00:03:01 Doug Reed and Kylie Mildwaters
Kadina in the 1970s, as Doug Reed (Germein Reed) remembers it, was a proper provincial town: half its current size, built around farming, animated by fierce rivalry between Kadina, Moonta, and Wallaroo, and populated on Fridays by farmers’ wives dressed to the nines for their weekly shopping. Small Woolworths. No McDonald’s. Three pubs per town, and a pub meal was a night out. The frictions, factions, and fictions of small-town life, as Steve puts it, drawing on a line from The Carpathians, were very much in evidence, including, as Doug notes with some amusement, two rival Methodist churches in Kadina alone.
Kylie Mildwaters (Mildwaters Byrth Lawyers & Conveyancers) grew up on the other side of that rivalry, as a Moonta girl who had nothing to do with Kadina. The inter-town competition, she and Doug agree, has mellowed considerably since council amalgamation, though not, they hasten to add, on the sporting field. The footy rivalry remains entirely intact.
It is when the conversation turns to trust that the episode finds its real heart. Doug is direct: you cannot advertise trust. You earn it through your work, your community involvement, and your reputation, and when you make a misstep in a town this size, it spreads like wildfire. Kylie’s version of the same lesson is more pragmatic: word of mouth on the Yorke Peninsula is the best advertising you could possibly have, which means looking after every client, every time, without exception. Her additional piece of hard-won wisdom for any country lawyer? Do your Woolworths shopping online.
Doug reflects on one of the quieter privileges of rural legal practice: the moment you realise you are sitting across the desk from the grandchild of a client you first helped decades ago. He calls it a privilege, and it is hard to disagree. That kind of continuity is particularly characteristic of rural practice. The corporate memory you carry about a family, built across generations, is something a city firm simply cannot replicate. It is also a responsibility, and one reason why Doug’s decision to transition the bulk of his client base to Kylie’s firm, Mildwaters Birth Lawyers, has clearly not been taken lightly.

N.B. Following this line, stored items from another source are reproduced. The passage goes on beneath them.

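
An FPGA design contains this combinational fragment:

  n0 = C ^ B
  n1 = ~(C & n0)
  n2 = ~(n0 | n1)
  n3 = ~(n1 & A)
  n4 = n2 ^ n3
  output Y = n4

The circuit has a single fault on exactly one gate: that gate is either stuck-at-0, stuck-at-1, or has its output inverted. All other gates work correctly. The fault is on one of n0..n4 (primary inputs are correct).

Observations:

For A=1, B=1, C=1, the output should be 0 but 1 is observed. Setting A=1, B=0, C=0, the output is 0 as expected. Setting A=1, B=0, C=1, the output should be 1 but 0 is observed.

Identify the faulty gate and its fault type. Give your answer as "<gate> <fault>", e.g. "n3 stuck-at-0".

n0 inverted output

Fault-free values for test 1 (A=1, B=1, C=1): n0=0, n1=1, n2=0, n3=0, n4=0, giving Y=0. Observed 1.
Test 1: faults giving observed 1 are {n0 stuck-at-1, n0 inverted output, n2 stuck-at-1, n2 inverted output, n3 stuck-at-1, n3 inverted output, n4 stuck-at-1, n4 inverted output}.
Test 2 (A=1, B=0, C=0): fault-free n0=0, n1=1, n2=0, n3=0, n4=0 → 0; observed 0. Eliminates n2 stuck-at-1, n2 inverted output, n3 stuck-at-1, n3 inverted output, n4 stuck-at-1, n4 inverted output.
Test 3 (A=1, B=0, C=1): fault-free n0=1, n1=0, n2=0, n3=1, n4=1 → 1; observed 0. Eliminates n0 stuck-at-1.
Only n0 inverted output is consistent with every test.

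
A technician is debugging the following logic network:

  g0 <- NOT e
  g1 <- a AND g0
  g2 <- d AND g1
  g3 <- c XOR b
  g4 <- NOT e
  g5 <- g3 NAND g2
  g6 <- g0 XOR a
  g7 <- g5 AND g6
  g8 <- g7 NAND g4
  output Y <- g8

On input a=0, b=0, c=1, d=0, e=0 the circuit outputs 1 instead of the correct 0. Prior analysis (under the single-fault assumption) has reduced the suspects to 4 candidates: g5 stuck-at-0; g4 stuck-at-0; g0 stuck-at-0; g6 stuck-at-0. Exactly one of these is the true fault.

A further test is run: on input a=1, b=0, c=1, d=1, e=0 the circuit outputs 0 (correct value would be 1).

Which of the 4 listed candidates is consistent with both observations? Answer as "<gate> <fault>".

Evaluate each candidate on input a=1, b=0, c=1, d=1, e=0:
  g5 stuck-at-0: g0=1, g1=1, g2=1, g3=1, g4=1, g5=0 [stuck-at-0], g6=0, g7=0, g8=1 → 1 — eliminated
  g4 stuck-at-0: g0=1, g1=1, g2=1, g3=1, g4=0 [stuck-at-0], g5=0, g6=0, g7=0, g8=1 → 1 — eliminated
  g0 stuck-at-0: g0=0 [stuck-at-0], g1=0, g2=0, g3=1, g4=1, g5=1, g6=1, g7=1, g8=0 → 0 — matches
  g6 stuck-at-0: g0=1, g1=1, g2=1, g3=1, g4=1, g5=0, g6=0 [stuck-at-0], g7=0, g8=1 → 1 — eliminated
Only g0 stuck-at-0 reproduces the observed 0.

g0 stuck-at-0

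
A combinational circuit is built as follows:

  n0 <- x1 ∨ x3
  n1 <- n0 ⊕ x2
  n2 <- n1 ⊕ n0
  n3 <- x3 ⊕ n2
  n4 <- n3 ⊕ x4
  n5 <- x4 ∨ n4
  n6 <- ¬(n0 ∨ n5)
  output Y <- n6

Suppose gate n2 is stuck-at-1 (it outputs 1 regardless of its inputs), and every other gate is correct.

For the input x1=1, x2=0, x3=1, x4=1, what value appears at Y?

Propagate with n2 forced: n0=1, n1=1, n2=1 [stuck-at-1], n3=0, n4=1, n5=1, n6=0.
So Y = 0. (Same as the fault-free value — the fault is masked on this input.)

0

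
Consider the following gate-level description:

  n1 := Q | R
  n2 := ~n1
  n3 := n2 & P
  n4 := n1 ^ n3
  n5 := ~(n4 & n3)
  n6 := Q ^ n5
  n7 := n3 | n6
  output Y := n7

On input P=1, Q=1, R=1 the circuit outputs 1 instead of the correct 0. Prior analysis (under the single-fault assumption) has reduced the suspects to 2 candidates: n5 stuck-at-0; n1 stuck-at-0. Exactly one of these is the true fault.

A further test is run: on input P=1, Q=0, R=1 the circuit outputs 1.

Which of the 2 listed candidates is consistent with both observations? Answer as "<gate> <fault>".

Evaluate each candidate on input P=1, Q=0, R=1:
  n5 stuck-at-0: n1=1, n2=0, n3=0, n4=1, n5=0 [stuck-at-0], n6=0, n7=0 → 0 — eliminated
  n1 stuck-at-0: n1=0 [stuck-at-0], n2=1, n3=1, n4=1, n5=0, n6=0, n7=1 → 1 — matches
Only n1 stuck-at-0 reproduces the observed 1.

n1 stuck-at-0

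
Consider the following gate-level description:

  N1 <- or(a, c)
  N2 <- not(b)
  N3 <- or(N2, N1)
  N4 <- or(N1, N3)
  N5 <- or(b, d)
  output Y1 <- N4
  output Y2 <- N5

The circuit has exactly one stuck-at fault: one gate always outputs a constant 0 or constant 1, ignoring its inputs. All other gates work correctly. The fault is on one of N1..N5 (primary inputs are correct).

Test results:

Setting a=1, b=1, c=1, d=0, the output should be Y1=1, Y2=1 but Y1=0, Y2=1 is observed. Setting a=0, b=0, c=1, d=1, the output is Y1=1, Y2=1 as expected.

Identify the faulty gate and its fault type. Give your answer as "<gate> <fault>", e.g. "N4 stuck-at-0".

Fault-free values for test 1 (a=1, b=1, c=1, d=0): N1=1, N2=0, N3=1, N4=1, N5=1, giving Y1=1, Y2=1. Observed Y1=0, Y2=1.
Test 1: faults giving observed Y1=0, Y2=1 are {N1 stuck-at-0, N4 stuck-at-0}.
Test 2 (a=0, b=0, c=1, d=1): fault-free N1=1, N2=1, N3=1, N4=1, N5=1 → Y1=1, Y2=1; observed Y1=1, Y2=1. Eliminates N4 stuck-at-0.
Only N1 stuck-at-0 is consistent with every test.

N1 stuck-at-0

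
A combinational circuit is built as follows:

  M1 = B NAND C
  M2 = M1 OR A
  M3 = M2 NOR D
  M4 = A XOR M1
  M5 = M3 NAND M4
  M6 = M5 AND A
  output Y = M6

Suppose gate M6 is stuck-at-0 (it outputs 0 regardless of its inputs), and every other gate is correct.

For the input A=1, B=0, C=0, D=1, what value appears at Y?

0

Propagate with M6 forced: M1=1, M2=1, M3=0, M4=0, M5=1, M6=0 [stuck-at-0].
So Y = 0. (Without the fault it would be 1.)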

The conversation takes a sharper turn when farm succession enters the picture. The number of farming families on the Yorke Peninsula, one of Australia’s premier cropping regions, is now a fraction of what it was when Doug first arrived. Farms have grown dramatically, consuming neighbouring holdings, and with that growth has come a corresponding rise in what is at stake when a family asks who gets what. Kylie, who practises in estate and family law as well as holding membership of the Society of Trust and Estate Practitioners (STEP), paints a vivid picture of the legal tensions this creates: promises made about farm transfers, falling-outs between parents and children, and the litigation that follows. The old assumption that the farming son gets the farm and off-farm assets go to everyone else is, she notes, increasingly being questioned.
Doug raises another pressure on modern legal practice: the Google-armed client. He recalls a family arriving having looked up the rule against perpetuities the night before. A little knowledge, he observes drily, can be a dangerous thing. Kylie adds that this is precisely why careful, unhurried thinking remains essential, a lesson Doug drummed into her when she first started, back when her instinct was to get everything done as quickly as possible.
The episode closes with one of its most enjoyable exchanges: Steve asks about fictional lawyers. Doug nominates Perry Mason and, with considerably more warmth, Dennis Denuto from The Castle, a man whose grasp of the law was limited but whose faith in the vibe of it was unshakeable. Kylie, more practically, notes that films have given clients thoroughly incorrect expectations about everything from courtroom procedure to the formal reading of the will (there is no such legal requirement) to the idea that marriage automatically entitles each party to half of everything. As for Steve’s elaborate video will, he has just learned it will never be shown. He is very sorry to hear it.
Here are links to a few of Kylie’s blog posts about farm succession, referenced in the discussion:
Kangaroo Island: What a Movie About Two Sisters Can Teach You About Estate Planning
What Troy Cassar-Daley’s ‘Family Farm’ Teaches About Succession Planning On Yorke Peninsula
Why the Most Well-Intentioned Promise About Your Will Might Not Help Your Children
00:38:09 Musical Pilgrimage
In the Musical Pilgrimage, we feature My Chérie‘s new song, released today, Stuck Inside My Head.
Adelaide is buzzing this week. WOMADelaide is upon us, and right in the thick of it is local artist My Chérie, whose brand new single Stuck Inside My Head drops today. Written and performed entirely by My Chérie, with additional production, mixing, and mastering by Mario Spate, it is an indie folk-rock meditation on neurodivergence, spiritual longing, and the very human challenge of quieting a restless mind. My Chérie has described wanting the production to feel like summoning an inner power: a moment of connection with something bigger, almost like nature answering back. For fans of Soccer Mommy, Samia, and Wolf Alice, and for anyone who has ever lain awake with their thoughts looping at full volume, this one will feel like a hand on the shoulder.